2010/07/06

就職に関する構造的問題

Filed under: コラム — ksk @ 7:43 PM

大学生の何人だかに1人が内定が無いんだとか。
あやふやなのは、調べたら数値が色々出てきたからです。
ただひとまず、10人に1人よりかは多いみたいですね。

僕が働くのが嫌いだからというバイアスはあると思いますが、
日本の労使慣行は全体的に現状に合ってないと思います。
その中で特に声高に訴えたいのは
「もう労働は喜びでもなんでもない」ということ。
既に経済成長が頭打ちになっている今、
働くと言うことは多くの人にとって喜びではなく、
苦痛と引き換えに食べる糧を得るだけのものになっています。

が、それで労働を短時間化したり、流動化すると今度は
「フルタイム・正規雇用を前提とした社会保障制度」
とぶつかります。
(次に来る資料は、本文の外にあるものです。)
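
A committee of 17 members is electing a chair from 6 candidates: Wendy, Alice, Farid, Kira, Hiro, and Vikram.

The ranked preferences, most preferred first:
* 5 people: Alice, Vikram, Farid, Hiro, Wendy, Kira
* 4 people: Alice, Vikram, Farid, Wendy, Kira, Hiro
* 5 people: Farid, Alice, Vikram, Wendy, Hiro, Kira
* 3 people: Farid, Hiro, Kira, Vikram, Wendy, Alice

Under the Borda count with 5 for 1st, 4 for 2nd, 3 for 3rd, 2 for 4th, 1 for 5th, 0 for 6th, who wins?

Farid

Wendy: 5×1 + 4×2 + 5×2 + 3×1 = 26
Alice: 5×5 + 4×5 + 5×4 + 3×0 = 65
Farid: 5×3 + 4×3 + 5×5 + 3×5 = 67
Kira: 5×0 + 4×1 + 5×0 + 3×3 = 13
Hiro: 5×2 + 4×0 + 5×1 + 3×4 = 27
Vikram: 5×4 + 4×4 + 5×3 + 3×2 = 57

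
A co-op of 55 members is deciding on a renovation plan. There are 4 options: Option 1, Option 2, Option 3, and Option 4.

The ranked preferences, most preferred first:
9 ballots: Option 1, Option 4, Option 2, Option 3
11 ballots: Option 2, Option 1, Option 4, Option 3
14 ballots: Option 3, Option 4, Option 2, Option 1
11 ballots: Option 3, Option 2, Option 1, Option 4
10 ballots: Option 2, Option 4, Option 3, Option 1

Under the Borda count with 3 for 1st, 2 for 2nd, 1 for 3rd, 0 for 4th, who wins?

Option 1: 9×3 + 11×2 + 14×0 + 11×1 + 10×0 = 60
Option 2: 9×1 + 11×3 + 14×1 + 11×2 + 10×3 = 108
Option 3: 9×0 + 11×0 + 14×3 + 11×3 + 10×1 = 85
Option 4: 9×2 + 11×1 + 14×2 + 11×0 + 10×2 = 77

Option 2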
これによって
「フルタイム・正規雇用じゃないとまともに暮らせない」
「派遣・非常勤の契約を打ち切られたらおしまい」
という感覚が生み出されます。

この状況は、求められている労働者数が減ってたり、
会社が払えるお金が少ない時には労働者が割りを食う仕組みで、
「みんな大変だから、皆で仕事を分けて収入少ないのは我慢しよう」とか
「今は仕事も少ないし、働きやすくなるまでのんびりしよう」とか、
そういう考えに結びつきにくい。一度手放すと生きていけないから。
実際に生きていけないかというよりも、全体として
「生きていけないような感じがする」現状があるというのが問題。

つまり、働き方は多様化しているよ!というはずなのに、
ずーーーーっと前時代的な労働状況のままなのです。
前時代的な労働意識と、前時代的な社会保障がセットになって
現代に合った状況を作るのを阻み続けている。
その枠組みからこぼれた人を「能力が低い」と言い続けてる。

更に悪いのは、その労働意識がモラル化しちゃってること。
働いてないといけないような感じ、ニート批判、
正規雇用じゃないのは本人の能力が低いから、
そういう言説がこの明らかに破綻している前時代的な意識を延命させてます。

好きなことを仕事にして楽しく働く、なんてのは幻想で、
もうその楽しく働けるはずだった好きな仕事で
十分な対価が得られる可能性が低いですし、
もっと労働していない時間に光を当てるべきだと思います。
ワークライフバランスじゃなくて、ライフあってのワークなのです。

そうすると何がいいって、物を生み出すのが好きな人は
もっと自主的に何か活動をするようになる。
仕事しなきゃいけないという意識から離れることによって
社会が豊かになるんです。

…と、フルタイムで正規雇用で働いている自分が言っても
説得力はないかもしれないですけれど。
でも自分の感覚としては、日本国民は集団でお互いを労働に縛りつけて、
採用活動(労・使ともに)で時間を擦り減らしてるようにしか見えない。
それって、経済的損失もともかく、社会的損失が多大ではないですか。

具体的施策というと難しいですが、
たとえばセーフティーネットの拡大(ベーシックインカムに近い?)
家族型補償の廃止(扶養控除とかそういうのをやめて各個人に回す)
政府型の最低限保障に民間企業保険を任意で乗せる
…とか、色々あるんじゃないかなと思います。

ニート、フリーター「対策」はニートとフリーターを
正規雇用にするという、その元の経済的・精神的コストの出所を
無視した対策になっているわけで、
ニートやフリーターと正規雇用者が自由にお互いの立場を
行き来できるような社会を目指さなきゃいけないと思うんですよ。